Modelo de logogén
El modelo del logogén fue desarrollado por John Morton entre las décadas de 1960 y de 1970, y a rasgos generales se trata de un modelo interactivo y directo. Plantea un efecto clave de contexto en el reconocimiento de palabras, lo que implica una mayor rapidez en el proceso respecto de modelos anteriores, y la existencia de información de entrada sin completar.
La unidad básica de este modelo es el logogén: un mecanismo que acumula información sensorial proveniente tanto de una fuente visual como auditiva y, cuando es suficiente para que una palabra se halle disponible como respuesta, salta el umbral de reconocimiento (la cantidad de pruebas necesarias para que la respuesta se vuelva disponible). Cuando el estímulo que recibe es imperfecto (por ejemplo, es interferido por un sonido externo, o la palabra tiene una letra ilegible), la probabilidad de acierto en la respuesta dada estará directamente relacionada con la frecuencia del estímulo presentado.
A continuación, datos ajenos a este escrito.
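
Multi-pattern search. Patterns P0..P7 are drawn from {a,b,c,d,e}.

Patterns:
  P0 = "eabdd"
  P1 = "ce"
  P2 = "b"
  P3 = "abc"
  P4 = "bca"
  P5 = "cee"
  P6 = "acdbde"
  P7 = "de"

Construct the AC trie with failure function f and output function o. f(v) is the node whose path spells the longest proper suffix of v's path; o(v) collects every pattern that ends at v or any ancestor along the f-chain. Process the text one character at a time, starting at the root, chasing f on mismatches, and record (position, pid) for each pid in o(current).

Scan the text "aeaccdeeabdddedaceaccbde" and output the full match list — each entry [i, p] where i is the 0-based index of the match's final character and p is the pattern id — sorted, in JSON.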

Mientras más frecuente sea el estímulo, más bajo es su umbral de reconocimiento, y consecuentemente más rápido se hace su reconocimiento.
Morton plantea una diferencia entre el procesamiento de la palabra aislada y el de la palabra en contexto, ya que en el primer caso solamente se depende de la información sensorial, mientras que en el segundo caso el contexto puede suprimir información negativa. Los datos provenientes del contexto como los datos provenientes del estímulo actúan de manera combinada, directa y aditivamente.
Modelo de búsqueda
Este modelo se apoya en una metáfora bibliotecaria: las palabras hay que buscarlas en la memoria de forma serial, como cuando buscamos una palabra en un diccionario. Se trata de un modelo indirecto, serial, autónomo, constituido por etapas discretas donde la información fluye de forma unidireccional.
El modelo de búsqueda más conocido es de Forster (1976). Plantea un acceso en dos etapas para el reconocimiento de palabras, con un archivo principal y archivos de acceso periféricos. El primero se trata de un léxico donde está almacenada toda la información acerca de las palabras, y los segundos se tratan de módulos organizados en cuanto al tipo de información sensorial ingresada: existe un archivo de acceso periférico ortográfico, otro fonológico y otro semántico-sintáctico. Dentro de estos archivos periféricos, las palabras están agrupadas por su frecuencia.
La conexión entre el archivo principal y los archivos de acceso periféricos está dada por un puntero que indica la entrada en el archivo principal que corresponde a las propiedades del estímulo. Forster plantea también un sistema de referencias cruzadas, a partir del cual es posible acceder desde la entrada de una palabra a la entrada de otra semánticamente relacionada sin volver al archivo principal.
La búsqueda se realiza entonces a través de una comparación sucesiva entre el estímulo, a partir de una de sus propiedades, y la lista interna del archivo periférico. Si el estímulo es una palabra, la búsqueda será terminal hasta encontrar la correspondencia; si es una no palabra, la búsqueda será exhaustiva.
El otro modelo de búsqueda importante es el de Butterworth, que plantea un modelo de acceso en dos etapas para la producción. En la primera etapa, se accede al léxico semántico, y en la segunda se accede al léxico fonológico, donde se conformarán las cadenas de fonemas conocidas por el hablante.